We left in a heavy dust storm. The car crawled forward slowly, rocking back and forth on the rocky paths, and I felt as though I were in a boat being tossed about by waves. Yusuf said not to worry, that if they came to take me he would fight them. We drove from village to village with Qadim ahead on the motorcycle. In my loneliness it occurred to me that we had driven through an entire district, through many villages, and there was no authority other than the Taliban, who seemed completely comfortable in their territory and not half as concerned about the Americans as I was. “We have problem,” Kamal said, but he didn’t elaborate when I asked what it was. On the road I struggled to find network reception for my phone, cursing as the bars appeared and disappeared. I reached another one of my contacts. “I spoke to Dr. Khalil,” he said. “If they behave bad with you, don’t worry. They just want to punish you, but everything is okay. I have only one more guy to call, who is bigger than Dr. Khalil.” Shafiq also told me not to worry; he would get killed before he left me. We crawled at a snail’s pace to our denouement in a dark empty desert, which only made me more tense. I could see nothing on the horizon; it was clear we had a long way to go. I asked Shafiq if Dr. Khalil was a nice guy, a good guy. “He’s like you,” Shafiq answered cryptically. “No Muslim is a bad man. Don’t worry, the Doctor has a gun and I have a gun.” Dr. Khalil, apparently, was a Tajik, not a Pashtun, which was very unusual for a senior Taliban commander like him, and he was from the Tajik village of Asfanda in Ghazni. He had recently been released from an Afghan prison in a prisoner exchange. Shafiq later said that as soon as Dr. Khalil heard I was a foreigner, he thought he would be rich. He called his superiors and told them he caught Shafiq with a foreign spy. He called Mansur Dadullah and told him, “I arrested a foreigner and an Afghan in Wardak and brought them to Ghazni.” Mansur Dadullah was the brother of the slain Mullah Dadullah, who had commanded Taliban military operations after the 2001 American invasion until he was killed in May 2007. Mansur Dadullah was released with other Taliban prisoners in March 2007 in exchange for the Taliban release of an Italian journalist. He then commanded Taliban operations in some of the most dangerous southern provinces and served as a spokesman until he was reportedly demoted by Mullah Omar.

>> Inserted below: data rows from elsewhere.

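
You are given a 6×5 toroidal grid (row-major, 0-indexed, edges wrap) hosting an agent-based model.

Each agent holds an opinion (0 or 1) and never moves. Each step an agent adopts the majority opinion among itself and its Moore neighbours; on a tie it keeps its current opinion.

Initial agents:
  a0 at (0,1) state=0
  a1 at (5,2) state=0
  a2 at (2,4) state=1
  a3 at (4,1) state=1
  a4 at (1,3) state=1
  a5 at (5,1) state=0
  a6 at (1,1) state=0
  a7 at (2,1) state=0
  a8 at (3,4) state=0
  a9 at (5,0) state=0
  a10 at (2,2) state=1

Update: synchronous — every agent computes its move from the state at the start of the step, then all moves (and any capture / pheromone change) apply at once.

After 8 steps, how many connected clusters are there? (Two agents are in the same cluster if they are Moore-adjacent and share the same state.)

t=1: a0@(0,1):0 a1@(5,2):0 a2@(2,4):1 a3@(4,1):0 a4@(1,3):1 a5@(5,1):0 a6@(1,1):0 a7@(2,1):0 a8@(3,4):0 a9@(5,0):0 a10@(2,2):1
t=2: (unchanged — steady state)

3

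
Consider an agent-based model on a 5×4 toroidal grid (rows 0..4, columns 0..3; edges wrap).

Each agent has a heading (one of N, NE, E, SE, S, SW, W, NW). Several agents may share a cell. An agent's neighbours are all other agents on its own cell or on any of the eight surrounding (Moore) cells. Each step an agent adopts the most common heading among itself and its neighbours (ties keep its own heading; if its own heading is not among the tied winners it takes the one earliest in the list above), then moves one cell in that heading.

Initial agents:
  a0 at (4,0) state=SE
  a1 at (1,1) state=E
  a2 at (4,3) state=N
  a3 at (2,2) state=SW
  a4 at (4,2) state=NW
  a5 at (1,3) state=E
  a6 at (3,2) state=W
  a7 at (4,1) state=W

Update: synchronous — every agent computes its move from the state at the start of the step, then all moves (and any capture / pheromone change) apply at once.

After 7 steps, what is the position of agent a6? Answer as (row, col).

t=1: a0@(0,1):SE a1@(1,2):E a2@(3,3):N a3@(2,3):E a4@(4,1):W a5@(1,0):E a6@(3,1):W a7@(4,0):W
t=2: a0@(0,2):E a1@(1,3):E a2@(2,3):N a3@(2,0):E a4@(4,0):W a5@(1,1):E a6@(3,0):W a7@(4,3):W
t=3: a0@(0,3):E a1@(1,0):E a2@(2,0):E a3@(2,1):E a4@(4,3):W a5@(1,2):E a6@(3,3):W a7@(4,2):W
t=4: a0@(0,0):E a1@(1,1):E a2@(2,1):E a3@(2,2):E a4@(4,2):W a5@(1,3):E a6@(3,2):W a7@(4,1):W
t=5: a0@(0,1):E a1@(1,2):E a2@(2,2):E a3@(2,3):E a4@(4,1):W a5@(1,0):E a6@(3,1):W a7@(4,0):W
t=6: a0@(0,2):E a1@(1,3):E a2@(2,3):E a3@(2,0):E a4@(4,0):W a5@(1,1):E a6@(3,0):W a7@(4,3):W
t=7: a0@(0,3):E a1@(1,0):E a2@(2,0):E a3@(2,1):E a4@(4,3):W a5@(1,2):E a6@(3,3):W a7@(4,2):W

(3, 3)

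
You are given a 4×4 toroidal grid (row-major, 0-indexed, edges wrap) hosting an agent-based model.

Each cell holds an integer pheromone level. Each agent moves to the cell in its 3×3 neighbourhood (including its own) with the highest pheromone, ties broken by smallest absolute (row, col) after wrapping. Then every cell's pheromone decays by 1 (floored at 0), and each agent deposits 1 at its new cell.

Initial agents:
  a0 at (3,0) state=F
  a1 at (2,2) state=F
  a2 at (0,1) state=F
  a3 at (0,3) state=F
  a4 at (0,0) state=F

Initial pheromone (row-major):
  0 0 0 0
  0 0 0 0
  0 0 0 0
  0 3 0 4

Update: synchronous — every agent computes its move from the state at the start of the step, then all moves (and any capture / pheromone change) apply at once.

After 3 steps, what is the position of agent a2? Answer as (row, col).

t=1: a0@(3,3) a1@(3,3) a2@(3,1) a3@(3,3) a4@(3,3) | pheromone: 0 0 0 0 / 0 0 0 0 / 0 0 0 0 / 0 3 0 7
t=2: a0@(3,3) a1@(3,3) a2@(3,1) a3@(3,3) a4@(3,3) | pheromone: 0 0 0 0 / 0 0 0 0 / 0 0 0 0 / 0 3 0 10
t=3: a0@(3,3) a1@(3,3) a2@(3,1) a3@(3,3) a4@(3,3) | pheromone: 0 0 0 0 / 0 0 0 0 / 0 0 0 0 / 0 3 0 13

(3, 1)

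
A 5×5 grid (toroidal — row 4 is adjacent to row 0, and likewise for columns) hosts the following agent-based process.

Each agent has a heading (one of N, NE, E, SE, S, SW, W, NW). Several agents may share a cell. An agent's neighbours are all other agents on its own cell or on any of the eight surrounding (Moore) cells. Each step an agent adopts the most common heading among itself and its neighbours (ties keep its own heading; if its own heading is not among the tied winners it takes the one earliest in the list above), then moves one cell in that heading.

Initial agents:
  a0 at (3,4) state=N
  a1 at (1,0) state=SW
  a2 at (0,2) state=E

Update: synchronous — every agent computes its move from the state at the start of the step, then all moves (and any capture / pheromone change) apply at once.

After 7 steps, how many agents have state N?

t=1: a0@(2,4):N a1@(2,4):SW a2@(0,3):E
t=2: a0@(1,4):N a1@(3,3):SW a2@(0,4):E
t=3: a0@(0,4):N a1@(4,2):SW a2@(0,0):E
t=4: a0@(4,4):N a1@(0,1):SW a2@(0,1):E
t=5: a0@(3,4):N a1@(1,0):SW a2@(0,2):E
t=6: a0@(2,4):N a1@(2,4):SW a2@(0,3):E
t=7: a0@(1,4):N a1@(3,3):SW a2@(0,4):E

1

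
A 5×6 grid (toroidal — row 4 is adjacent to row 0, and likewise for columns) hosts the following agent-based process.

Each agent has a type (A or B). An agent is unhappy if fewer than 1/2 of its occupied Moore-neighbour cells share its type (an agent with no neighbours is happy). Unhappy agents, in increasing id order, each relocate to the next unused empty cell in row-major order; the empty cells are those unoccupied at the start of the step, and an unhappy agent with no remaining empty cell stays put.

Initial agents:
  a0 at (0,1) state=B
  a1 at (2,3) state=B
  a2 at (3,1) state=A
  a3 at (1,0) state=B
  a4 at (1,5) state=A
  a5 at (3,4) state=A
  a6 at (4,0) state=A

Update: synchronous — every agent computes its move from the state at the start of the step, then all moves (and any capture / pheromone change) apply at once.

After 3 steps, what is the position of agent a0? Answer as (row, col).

t=1: a0@(0,1):B a1@(0,0):B a2@(3,1):A a3@(1,0):B a4@(0,2):A a5@(0,3):A a6@(4,0):A
t=2: a0@(0,1):B a1@(0,0):B a2@(3,1):A a3@(1,0):B a4@(0,2):A a5@(0,3):A a6@(0,4):A
t=3: (unchanged — steady state)

(0, 1)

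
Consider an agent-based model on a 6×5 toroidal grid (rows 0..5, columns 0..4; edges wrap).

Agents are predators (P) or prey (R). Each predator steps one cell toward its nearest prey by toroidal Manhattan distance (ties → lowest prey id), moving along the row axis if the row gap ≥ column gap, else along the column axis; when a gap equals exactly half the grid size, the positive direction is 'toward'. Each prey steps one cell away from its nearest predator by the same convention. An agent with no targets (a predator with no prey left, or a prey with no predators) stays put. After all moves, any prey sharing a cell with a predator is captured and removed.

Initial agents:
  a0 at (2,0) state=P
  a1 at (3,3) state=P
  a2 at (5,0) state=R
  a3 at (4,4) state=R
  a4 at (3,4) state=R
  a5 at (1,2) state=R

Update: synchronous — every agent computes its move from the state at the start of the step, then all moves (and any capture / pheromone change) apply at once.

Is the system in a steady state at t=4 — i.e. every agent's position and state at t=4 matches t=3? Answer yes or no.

t=1: a0@(3,0):P a1@(3,4):P a2@(4,0):R a3@(5,4):R a5@(1,3):R
t=2: a0@(4,0):P a1@(4,4):P a2@(5,0):R a3@(0,4):R a5@(0,3):R
t=3: a0@(5,0):P a1@(5,4):P a2@(0,0):R a3@(1,4):R a5@(1,3):R
t=4: a0@(0,0):P a1@(0,4):P a2@(1,0):R a3@(2,4):R a5@(2,3):R

no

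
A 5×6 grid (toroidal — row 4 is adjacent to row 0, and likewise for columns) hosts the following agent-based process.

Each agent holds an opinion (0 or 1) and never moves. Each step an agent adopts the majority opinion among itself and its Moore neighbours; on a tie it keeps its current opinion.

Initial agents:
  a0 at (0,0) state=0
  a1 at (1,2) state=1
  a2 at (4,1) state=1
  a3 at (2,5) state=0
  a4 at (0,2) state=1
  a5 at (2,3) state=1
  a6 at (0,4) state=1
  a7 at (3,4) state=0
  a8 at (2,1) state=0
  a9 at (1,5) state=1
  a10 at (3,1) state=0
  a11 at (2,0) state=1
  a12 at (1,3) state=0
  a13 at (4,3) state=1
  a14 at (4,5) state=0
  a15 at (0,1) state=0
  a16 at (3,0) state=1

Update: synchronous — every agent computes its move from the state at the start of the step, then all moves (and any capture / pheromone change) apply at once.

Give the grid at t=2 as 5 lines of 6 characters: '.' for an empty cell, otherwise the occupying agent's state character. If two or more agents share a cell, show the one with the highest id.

111.1.
..11.1
11.1.1
11..1.
.1.1.0

t=1: a0@(0,0):0 a1@(1,2):1 a2@(4,1):1 a3@(2,5):1 a4@(0,2):1 a5@(2,3):1 a6@(0,4):1 a7@(3,4):0 a8@(2,1):1 a9@(1,5):1 a10@(3,1):1 a11@(2,0):1 a12@(1,3):1 a13@(4,3):1 a14@(4,5):0 a15@(0,1):1 a16@(3,0):0
t=2: a0@(0,0):1 a1@(1,2):1 a2@(4,1):1 a3@(2,5):1 a4@(0,2):1 a5@(2,3):1 a6@(0,4):1 a7@(3,4):1 a8@(2,1):1 a9@(1,5):1 a10@(3,1):1 a11@(2,0):1 a12@(1,3):1 a13@(4,3):1 a14@(4,5):0 a15@(0,1):1 a16@(3,0):1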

Mullah Abdillah called to say that he had reached a Taliban leader in Quetta in Pakistan and somebody in the United Arab Emirates, and they had promised to call Dr. Khalil and tell him not to harm us. “The Doctor will fight with me, not with you,” said Shafiq. My contact called again to tell me “they might slap you, but they won’t hit you or kill you, just punish you for coming without permission. They might keep you overnight as a guest. You are lucky you called me.” I felt some relief, but I was not convinced. Later he told me that Dr. Khalil had told him, “Don’t worry, we won’t do anything that isn’t Sharia,” but this was little consolation, since they considered Islamic law to permit beheading.